Thesis, Project and Course-based MS Degrees

In the CS and CNSA MS degree programs (but not CC), a student must select one of the three options of thesis, project, or course-based to complete the degree. Each option has a specific number of required courses as well as other requirements, as described below.

Thesis Option

A student under the thesis option must take, in addition to CIS 5935 Introductory Seminar on Research (2), eight (8) courses (24 semester hours) at or above the 5000 level, plus at least nine (9) hours of CIS 5970r, Thesis. At most nine (9) hours of CIS 5970r can be counted toward the required 35 hours for the MS degree. The eight courses must include at least one course from each area as described above. Approved offerings of CIS 5930/6930 Special Topics are counted towards the 8 courses, but supervised teaching, supervised research, seminars, DIS and CIS 5915 (project hours) cannot be included. The thesis is defended by registering for CIS 8976 Master’s Thesis Defense (0).

The student in the thesis option is required to propose and create an individual thesis topic of appropriate focus, size and complexity and to write a document discussing it. The thesis proposal must be approved by the supervisory committee. The thesis is to be written in accordance with the University standards. Upon completion, a thesis must be successfully defended to the department in an open forum, and be unanimously approved by the major professor and supervisory committee. An electronic version of the thesis must be submitted to the university as well as the CS webmaster, and CS graduate coordinator.

Project Option

A student under the project option must take, in addition to CIS 5935 Introductory Seminar on Research (2), nine (9) courses (27 semester hours) at or above the 5000 level, plus at least six (6) hours of CIS 5915r Graduate Software Project. At most six (6) hours of CIS 5915 can be counted toward the required 35 hours for the MS degree. The nine courses must include at least one from each of the areas described above. Approved offerings of CIS 5930/6930 Special Topics are counted towards the 9 courses, but supervised teaching, supervised research, seminars, DIS, and CIS 5970 (thesis hours) cannot be included. The student must also register for CIS 8974(0) to defend the project.
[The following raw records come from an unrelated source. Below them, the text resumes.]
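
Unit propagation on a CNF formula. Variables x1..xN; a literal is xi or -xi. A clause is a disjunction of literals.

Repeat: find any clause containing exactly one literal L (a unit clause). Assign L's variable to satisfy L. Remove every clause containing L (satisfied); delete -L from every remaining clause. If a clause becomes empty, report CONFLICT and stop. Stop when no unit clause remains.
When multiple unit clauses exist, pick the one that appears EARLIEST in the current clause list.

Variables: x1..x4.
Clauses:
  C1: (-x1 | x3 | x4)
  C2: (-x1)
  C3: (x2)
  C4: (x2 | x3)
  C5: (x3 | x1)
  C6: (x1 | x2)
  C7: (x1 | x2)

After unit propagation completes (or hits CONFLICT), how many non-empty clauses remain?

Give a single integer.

Answer: 0

Derivation:
unit clause [-1] forces x1=F; simplify:
  drop 1 from [3, 1] -> [3]
  drop 1 from [1, 2] -> [2]
  drop 1 from [1, 2] -> [2]
  satisfied 2 clause(s); 5 remain; assigned so far: [1]
unit clause [2] forces x2=T; simplify:
  satisfied 4 clause(s); 1 remain; assigned so far: [1, 2]
unit clause [3] forces x3=T; simplify:
  satisfied 1 clause(s); 0 remain; assigned so far: [1, 2, 3]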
The student in the project option is required to propose and create an individual project of appropriate focus, size, and complexity and to write a document discussing it. The project proposal must be approved by the major professor and supervisory committee. The project document should be written with direction from the major professor and supervisory committee and in accordance with the description given at Master’s Project. Upon completion, both the project and the document must be successfully defended to the department in an open forum with unanimous approval from the major professor and supervisory committee. An electronic version of the project must be submitted to the CS webmaster, and CS graduate coordinator.

Course-based Option

A student under the course-based option must take, in addition to CIS 5935 Introductory Seminar on Research (2), eleven (11) courses (33 semester hours) at or above the 5000 level, including at least one course from each of the three core areas described above. Approved CIS 5930/6930 Special Topics are counted towards the 11 courses, but supervised teaching, supervised research, seminars, DIS, CIS 5970 and CIS 5915 cannot be included. A student must earn a grade of B+ or higher for at least 6 of the 11 courses in order to graduate in the course-based option. The student must also register for CIS 8966, Master’s Comprehensive Exam (0) the semester of graduation (effective Spring 2005).

Supervisory Committee

For the thesis and project options, it is the student’s responsibility to form a supervisory committee regardless of his or her selected major. No later than the start of work on the thesis or project, the student will secure the consent of an eligible computer science faculty member to serve as the major professor. In consultation with the major professor, the student will secure the consent of at least two additional graduate faculty members to serve as the supervisory committee, chaired by the major professor.